Artikel aus: Stadtmagazin Meier, März 1996

BürgerInnen zweiter Klasse

Nachgehakt

„Steuerklasse eins – Wahlrecht keins“ oder „In Südafrika dürfen jetzt alle wählen. In Deutschland noch nicht“ sind Slogans des Mannheimer MigrantInnenvereins „Die Unmündigen“ zum Wahlkampf. Mit verschiedenen Protestaktionen wollen sie auf die Situation von Menschen hinweisen, die in der zweiten und dritten Generation in Deutschland geboren sind und hier leben, aber per Paß und von Deutschen als „Ausländer“ definiert werden. 18 Prozent der Mannheimer Bevölkerung sind demnach von den Landtagswahlen am 24. März ausgeschlossen. MEIER sprach mit zweien der „Unmündigen“: Teresa Jurado, 27, Kind spanischer Eltern, in Viernheim geboren, aufgewachsen in Weinheim, studiert Soziologie in Mannheim. Senem Aras, 21, Kind kurdischer Eltern aus der Türkei, in Springe bei Hannover geboren, wuchs in Schaumburg auf und studiert Politologie in Mannheim.

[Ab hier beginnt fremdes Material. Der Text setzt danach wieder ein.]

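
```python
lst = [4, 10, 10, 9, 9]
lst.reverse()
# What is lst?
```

[9, 9, 10, 10, 4]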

MEIER: Ihr seid hier geboren, lebt hier, habt aber keinen deutschen Paß. Welchen Aufenthaltsstatus habt ihr?

Senem: Ich habe eine unbefristete Aufenthaltserlaubnis. Wenn ich mir was zuschulden kommen lasse, kann ich in die Türkei ausgewiesen werden.

Teresa: Da Spanien zur EG gehört, bin ich „privilegiert“. Ich habe eine Aufenthaltsberechtigung, was nicht heißt, dass ich keine Arbeitserlaubnis beantragen muss.

MEIER: Warum beantragt Ihr nicht die deutsche Staatsbürgerschaft?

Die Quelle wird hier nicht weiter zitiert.